Should the time come when you're in need of a significant amount of cash, if you are a homeowner, you have some options beyond going the personal loan route. One of them is a home equity loan.
A home equity loan is borrowing money using your home equity as the basis of how much money you will receive, explains Kyle Winkfield, managing partner of O'Dell, Winkfield, Roseman & Shipp, a wealth management and retirement planning firm in Rockville, MD. In essence, your home is the collateral, and the pay back works similar to a mortgage. Here's how it breaks down:
What Equity Means
"Equity is how much of the home you own at a point in time," says Winkfiled. For instance, if your home is worth $500,000 today, and you owe $400,000 on your mortgage, you have 20 percent equity. What's tricky is that equity does change, as people learned the hard way during the real estate downturn in 2009, when home values plummeted. Equity can also increase as home prices rise, or if you've made significant home improvements.

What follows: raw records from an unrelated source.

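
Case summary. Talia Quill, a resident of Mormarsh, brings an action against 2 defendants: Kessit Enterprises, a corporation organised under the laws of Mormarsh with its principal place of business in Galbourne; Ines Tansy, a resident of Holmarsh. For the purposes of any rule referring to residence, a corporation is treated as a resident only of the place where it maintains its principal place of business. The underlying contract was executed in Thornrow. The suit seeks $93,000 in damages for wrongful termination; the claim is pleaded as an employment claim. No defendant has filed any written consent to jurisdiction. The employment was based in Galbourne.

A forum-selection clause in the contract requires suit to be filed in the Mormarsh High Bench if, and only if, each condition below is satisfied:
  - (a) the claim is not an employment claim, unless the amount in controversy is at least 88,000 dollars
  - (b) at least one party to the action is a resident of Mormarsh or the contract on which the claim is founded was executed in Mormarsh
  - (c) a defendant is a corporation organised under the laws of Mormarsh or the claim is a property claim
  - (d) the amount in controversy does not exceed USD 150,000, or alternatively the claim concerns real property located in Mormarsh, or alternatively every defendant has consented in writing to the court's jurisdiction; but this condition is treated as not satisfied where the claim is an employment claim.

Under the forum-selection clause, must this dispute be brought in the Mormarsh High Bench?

No

The Mormarsh High Bench:
  (a) The claim is an employment claim. However, the amount in controversy is $93,000, which meets the 88,000 dollars floor, so the 'unless' proviso supplies this condition. Satisfied.
  (b) Talia Quill resides in Mormarsh, so one alternative holds. Condition met.
  (c) Kessit Enterprises is organised under the laws of Mormarsh, which satisfies one of the alternatives. Met.
  (d) The amount in controversy is USD 93,000, within the $150,000 ceiling — that alternative is enough. But the claim is an employment claim, triggering the carve-out and defeating this condition. Condition not met.
  → The clause does not apply.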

Depending on the lender, you may have to have your home appraised to determine its current value. Some banks rely on home sales in the area (called comparables) or do what's called a "drive by" appraisal, says Winkfield, while other situations might call for a full-fledged walk-through. The latter will have an additional cost to you, usually a few hundred bucks that can likely be rolled into the loan.
For loan purposes, the more equity you have, the better shape you're in to borrow against your home (and you'll probably have more funding available to you). Lenders each have their own loan-to-value ratio threshold, whereby some will not extend you a loan if you have less than 20 percent equity, for instance. Others might lend even if you're closer to the 10 or 5 percent mark. Winkfield points out that once you cross into territory in which you have less than 20 percent, you may be required to pay private mortgage insurance, which will add to your monthly expenses.
The Appeal of a Home Equity Loan
What's appealing about a home equity loan to most borrowers is that you can often qualify for a very low interest rate, which will be fixed over the life of the loan – that's especially true in today's historically low rate environment. In other words, you'll pay back the same amount each month, and not as much as you would with higher-interest products, says Winkfield.
One drawback is that this loan type usually has closing costs and fees, which will be tacked onto the total amount borrowed, so don't forget to factor that in.
However, on the plus side, the interest you pay back on a home equity loan is usually tax deductible. Unlike personal loan or credit card debt payoff, you can get a tax benefit from home-based debt, says Winkfield.
How to Qualify For An Equity Loan
Just because the loan is based on your home value doesn't mean there are no other qualifications. "Your house is only a measuring stick for how much money you can get. Any time you're going to request money from the bank, they care about your history of paying back debt (that's your credit score) and your ability to pay them back (that's your income)," says Winkfield.
In other words, just like when you applied for your home mortgage or auto loan, the bank will run a credit check and ask for pay stubs or other proof of income as part of the approval process. Those with stellar credit will qualify for a better interest rate than those with mediocre FICO scores.
Don't Confuse It with a Home Equity Line of Credit
People often get these products confused, says Winkfield, but they are not the same other than the fact that they are based on your equity. With the line of credit, it essentially works the same as a credit card – the money is there to borrow if you need it, and the interest rate can change over time. With a loan, you get the money up front and pay it back at a fixed rate.
As with any borrowing decision, experts recommend looking at the big picture and thinking long-term about your finances. Making sure you have a plan in place to pay back the loan is key, says Winkfield. "Remember that a home equity loan is a tool. Make sure you're using it to build you up and not break you down."